Mais, j’aimerais encore attirer l’attention sur deux détails du poème Après le Déluge. L’idée d’une « mer étagée là-haut comme sur les gravures » surprend inévitablement tous les lecteurs, mais cela se joue dans un cadre où une « Madame*** établit un piano dans les Alpes » et un « Splendide Hôtel » se retrouve « dans le chaos de glaces et de nuit du pôle ». Il s’agit d’images symboliques sur la présence bourgeoise à la montagne, avec l’intérêt renouvelé qu’y portèrent les élites romantiques, sur l’expansion civilisatrice conquérante au détriment de la dernière parcelle imaginable de monde hostile à un tel enrégimentement. L’idée du déluge est non seulement rassise, mais rangée dans les étages.
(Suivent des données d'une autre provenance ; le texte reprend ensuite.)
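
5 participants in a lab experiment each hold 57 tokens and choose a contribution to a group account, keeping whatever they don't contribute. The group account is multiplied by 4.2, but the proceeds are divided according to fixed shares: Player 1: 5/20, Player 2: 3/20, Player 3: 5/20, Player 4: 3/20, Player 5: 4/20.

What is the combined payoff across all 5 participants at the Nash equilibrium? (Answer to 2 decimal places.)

649.80 tokens

For player j, contributing a unit is worthwhile iff 4.2 × (j's share) ≥ 1, i.e. iff j's share is at least 0.2381.
Player 1 and Player 3 clear that bar, contributing 57 each; the remaining 3 contribute 0. Total contributed: 114.
The group account pays out 4.2 × 114 = 478.80 in total (split across the unequal shares, but the aggregate is all that matters for the group sum).
The 3 free-riders keep 57 each, adding 171. Group total = 171 + 478.80 = 649.80.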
La mention participiale « étagée » fait clairement écho à la mention « étals » un peu antécédente au sein de la même phrase : « Dans la grande rue sale les étals se dressèrent, et l’on tira les barques vers la mer étagée là-haut comme sur les gravures. » La mer diluvienne étant le raz-de-marée révolutionnaire du peuple dans une constante métaphorique qui peut relier quelque peu Chénier, Hugo et Rimbaud, on comprend qu’entre les étals et le sang qui coule cette mer invraisemblablement parquée en haut fait figure de condamnée, prisonnière en sursis.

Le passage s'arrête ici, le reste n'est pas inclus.